Dianne gave a very thorough answer. Your best bet is to wait till you are 50 to do the exact same visa as your dad. During however many months you have until then, it is a simple matter of using existing options for American tourists (your residency in Mexico has no bearing as Thailand only cares about your passport country). USA passport holders can enter via visa exempt entry where you just show up without any visa and show your passport (30 days, extendable for 30 more days each time you enter), or with either a single entry or multiple entry tourist visa that you can very easily apply for from a Thai consulate like any tourist could. Single entry tourist visas allow one-time entry for 60 days, extendable one-time for 30 more days, giving you 90 days. You then go to a neighbouring country like Malaysia and come back in either via visa exempt (30+30 days) or on another tourist visa (60+30 days). Or, get a multiple-entry tourist visa, which gives you unlimited stays of 60 days each time, within the 6 month validity period of the visa, so you would need to leave the country once every 60 days, for example, to take a day trip to Singapore or Laos or anywhere you choose. By the time you do some combination of those options, you've made it to age 50 and can apply for what is commonly called a retirement visa. Keep in mind that entering by visa exempt entry (without having pre-applied for a single entry or multiple entry tourist visa) is limited to 2 land entries per year, and is technically unlimited for air entries, but Immigration may question too many repeated visa exempt entries and ask you to apply for an actual tourist visa. Doing it a couple of times is not going to be any issue.

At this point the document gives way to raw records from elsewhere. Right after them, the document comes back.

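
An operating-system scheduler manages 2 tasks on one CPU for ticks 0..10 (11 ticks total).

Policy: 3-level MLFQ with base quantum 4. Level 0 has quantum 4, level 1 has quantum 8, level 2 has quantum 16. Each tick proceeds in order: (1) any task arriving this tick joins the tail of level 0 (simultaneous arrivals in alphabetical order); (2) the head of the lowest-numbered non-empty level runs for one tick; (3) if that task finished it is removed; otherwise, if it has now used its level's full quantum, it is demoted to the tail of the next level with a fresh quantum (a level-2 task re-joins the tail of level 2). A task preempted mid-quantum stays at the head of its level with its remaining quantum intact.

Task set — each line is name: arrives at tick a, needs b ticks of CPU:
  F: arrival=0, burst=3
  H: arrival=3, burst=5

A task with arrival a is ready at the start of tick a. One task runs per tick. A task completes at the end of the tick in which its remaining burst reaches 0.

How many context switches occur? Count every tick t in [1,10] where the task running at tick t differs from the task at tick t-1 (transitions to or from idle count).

t=0: L0/L1/L2 = F/-/- → run F
t=1: L0/L1/L2 = F/-/- → run F
t=2: L0/L1/L2 = F/-/- → run F
t=3: L0/L1/L2 = H/-/- → run H
t=4: L0/L1/L2 = H/-/- → run H
t=5: L0/L1/L2 = H/-/- → run H
t=6: L0/L1/L2 = H/-/- → run H
t=7: L0/L1/L2 = -/H/- → run H
t=8: (idle)
t=9: (idle)
t=10: (idle)

context switches = 2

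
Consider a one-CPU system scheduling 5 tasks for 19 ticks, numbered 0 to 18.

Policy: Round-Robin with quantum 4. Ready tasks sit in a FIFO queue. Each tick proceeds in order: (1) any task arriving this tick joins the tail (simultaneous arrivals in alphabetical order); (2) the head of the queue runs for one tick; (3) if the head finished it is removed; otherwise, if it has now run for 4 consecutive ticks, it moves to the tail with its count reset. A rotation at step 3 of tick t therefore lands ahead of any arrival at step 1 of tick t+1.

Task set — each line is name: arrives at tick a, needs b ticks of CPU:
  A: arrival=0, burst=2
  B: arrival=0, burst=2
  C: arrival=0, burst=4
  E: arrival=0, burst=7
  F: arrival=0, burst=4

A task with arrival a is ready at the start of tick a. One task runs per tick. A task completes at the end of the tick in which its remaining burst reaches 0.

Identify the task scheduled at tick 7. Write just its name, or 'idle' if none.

running at tick 7 = C

t=0: queue=[A,B,C,E,F] q_used=0 → run A
t=1: queue=[A,B,C,E,F] q_used=1 → run A
t=2: queue=[B,C,E,F] q_used=0 → run B
t=3: queue=[B,C,E,F] q_used=1 → run B
t=4: queue=[C,E,F] q_used=0 → run C
t=5: queue=[C,E,F] q_used=1 → run C
t=6: queue=[C,E,F] q_used=2 → run C
t=7: queue=[C,E,F] q_used=3 → run C
t=8: queue=[E,F] q_used=0 → run E
t=9: queue=[E,F] q_used=1 → run E
t=10: queue=[E,F] q_used=2 → run E
t=11: queue=[E,F] q_used=3 → run E
t=12: queue=[F,E] q_used=0 → run F
t=13: queue=[F,E] q_used=1 → run F
t=14: queue=[F,E] q_used=2 → run F
t=15: queue=[F,E] q_used=3 → run F
t=16: queue=[E] q_used=0 → run E
t=17: queue=[E] q_used=1 → run E
t=18: queue=[E] q_used=2 → run E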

just explain your personal situation and what you are trying to accomplish, and you might find that the answer is much simpler than you think
For example, say "I am a 70 year old retiree from the UK looking to move to Thailand permanently and I do not have a Thai wife" or "I am a 20 year old college student from Canada looking to stay in Thailand for 6 months" or "I am a 30 year old digital nomad from India looking to move to Thailand for a year while blogging" or "I am a 40 year old from Australia looking to spend 2 months going around different countries in Asia with multiple short repeated times in Thailand" etc. All of the above are daily scenarios that the members of this group deal with. You'll probably find your situation isn't unique and is common for members to advise you on. As someone else posted, it might be the difference between paying 1900 baht to do it yourself vs tens of thousands of baht or more to have an agent do the exact same thing for you that might take you 15 minutes to do yourself.
Isn't the issue with all those onward ticket sites that they don't generate a PAID ticket reservation with an e-ticket number? All they generate is an unpaid reservation that gives a PNR code but you could do that yourself by using any airline that offers a hold your price service for a few days.
Tod, you are the most important resource on the Thai visa groups for quality information. You're the Richard Barrow for visa advice. Thank you for your efforts!
Thanks for the heads up for those of us who registered before to report stays in our own homes who wouldn't otherwise notice until the next time returning to Thailand from a trip.
considering how many hundreds if not thousands of posts I've seen in the various Thai travel advice groups over the past decade from people who used these tickets successfully and reported they were indeed verifiable by the customer by simply entering the PNR code and their own last name into the "Manage Your Booking" section of the website of the airline on the ticket, I would say there is plenty of proof it is real and works. Why not spend the $10 or so and try it yourself if you are so convinced it's a scam. Have them issue, say a British Airways ticket from Bangkok to London for a specific date, then go to the BA website and enter your ticket confirmation code and last name and see if BA shows it as a valid confirmed ticket. These onward ticketing sites promise the tickets will show as valid for a certain period, say 3 days, so check again right before they expire and see if they still show as valid, and then check after the expiration and I imagine you will see the ticket now shows as cancelled. I believe the way these websites work is that they are a travel agency and book a fully refundable full fare ticket for their "client" which they can then cancel later as if their client cancelled it, before the period that the agency would get billed by the airline for the ticket. That's just a guess of how they are able to do it, by exploiting a payment terms loophole for when travel agencies have to pay airlines for tickets they book for clients.
Have you even looked on the websites for these types of services? They say the ticket is fully valid and can be verified by anyone by typing in the PNR (ticket confirmation code) into any airline website or into Amadeus (the common software all airlines and travel agents use to pull up bookings) and it will show as a completely valid ticket during the time period that the service promises to keep it valid. The whole point is that it is verifiable as a real ticket, not just that it looks real, otherwise anyone can just edit a ticket confirmation email from any old ticket and make a fake one. There have been posts in the past from people who said the airline check-in agent actually typed in the PNR code to check if the ticket is real.
I thought they WERE real tickets, just ones that automatically get cancelled after some time, so during the period of validity, they are completely valid ticket bookings.